CORRECTION: A previous version of this article contained a quote that was inaccurate, which has been removed. The Daily Tar Heel apologizes for the error.
When finals sit on the horizon like a cloud of impending doom, spending a couple of hours laughing could be as refreshing as sleeping through a 9 a.m. class, which is why UNC students Eric Clayton and Kenan Bateman founded comedy group False Profits.
SEE THE SHOW
Time: 8 p.m. Sunday
Location: Hanes Art Center, Room 121
More info: http://ow.ly/qRtYq
“I felt my comedic performance outlet was unfulfilled, and I had spoken to others that felt that way,” said Clayton, a junior communication studies major. “A lot of talented people weren’t being represented.”
Clayton and Bateman wanted to create an inclusive group for students with comedic potential. Unlike other groups on campus, False Profits does stand-up comedy, in addition to improvisational comedy and comedic sketches. It is the comedy equivalent of a jack-of-all-trades.
“We didn’t just want improv, we didn’t just want stand-up,” said Bateman, a junior journalism major. “We wanted all forms of comedy.”
False Profits is one of two comedy groups on campus , and the first to incorporate both stand-up and improv into a show. The group will showcase its progress at a comedy show Sunday, which will feature six stand-up acts, six sketches and two improvised scenes. A third of the performance will be a surprise for both the performers and the audience — who should prepare to bring flowers for performers, as opposed to week-old bananas stolen from Lenoir.
“It will be all over the place. With a CHIPS show, you can expect to see lots of improv,” Clayton said. “With us it will be a change of pacing. I think it will be stimulating in a lot of ways.”
Although False Profits formed at the end of spring semester, they didn’t open the group for auditions until this fall.
For freshman economics major Hannah Jones, auditioning for the group was the result of an accident.
She came to the Student Union on the same day as a Bible study meeting. But when she got there, she saw that the meeting was canceled — not wanting to make the odious walk back to South Campus, she decided to stay and audition for the group.
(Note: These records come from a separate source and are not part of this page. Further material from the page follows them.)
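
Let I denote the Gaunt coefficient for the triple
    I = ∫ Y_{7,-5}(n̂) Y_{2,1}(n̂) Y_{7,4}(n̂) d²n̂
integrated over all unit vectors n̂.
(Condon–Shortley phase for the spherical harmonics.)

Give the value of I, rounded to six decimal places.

-0.188767

Checks pass: Σm=0; 16 even; l₃=7∈[5,9].
(2·7+1)(2·2+1)(2·7+1) = 1125
Δ: 2! 12! 2! / 17! → 1/185640
sum: t=0:+1/2419200 t=1:−1/518400 t=2:+1/2419200 = -1/907200
3j²(7 2 7; 0 0 0) = Δ·Π!·Σ² = 56/3315  (sign +1)
sum: t=1:−1/79833600 t=2:+1/14515200 = 1/17740800
3j²(7 2 7; -5 1 4) = Δ·Π!·Σ² = 729/30940  (sign -1)
combine: 4πI² = 1125·56/3315·729/30940 = 21870/48841
take √, sign -1: I = -0.18876748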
Before she joined False Profits, Jones’ only comedy experience was writing sketches for fun in high school.
False Profits includes both a training group and a performance group. While the performance group trains for two hours twice a week, the training group refines its improvisational and stand-up skills during a weekly two-hour rehearsal. Before joining False Profits, some members had no improv experience whatsoever.
“We wanted a group of people who were talented and funny but didn’t necessarily have training,” Clayton said.
Because improv is created on the spot, it can seem silly to rehearse for — but Bateman said trainees still need to learn how to do it well.
“It isn’t as made-up as you’d think,” Bateman said. “There are some techniques you can do to be successful. It’s all about supporting your partner and taking an idea and pushing it to new levels.”
The group decided to title its show “Too Silly for Jail” in reference to the trainee initiation night, when members of the group wore masks and pretended to kidnap the new members from their dorms.
“Some girl misunderstood and reported it as a real incident,” Jones said. “So we had to explain to the police what was actually going on.”
Luckily, the incident became an inside joke among the group’s members. Between differing obligations and an expansive campus, UNC tends to pull students in different directions. For members of False Profits, comedy is the link that ties them back together.
“The group is larger than any of us,” Clayton said. “When you are with a bunch of stand-up comedians everyone has a certain persona, so it’s been a challenge to become a cohesive group, but I think we’ve really accomplished that.”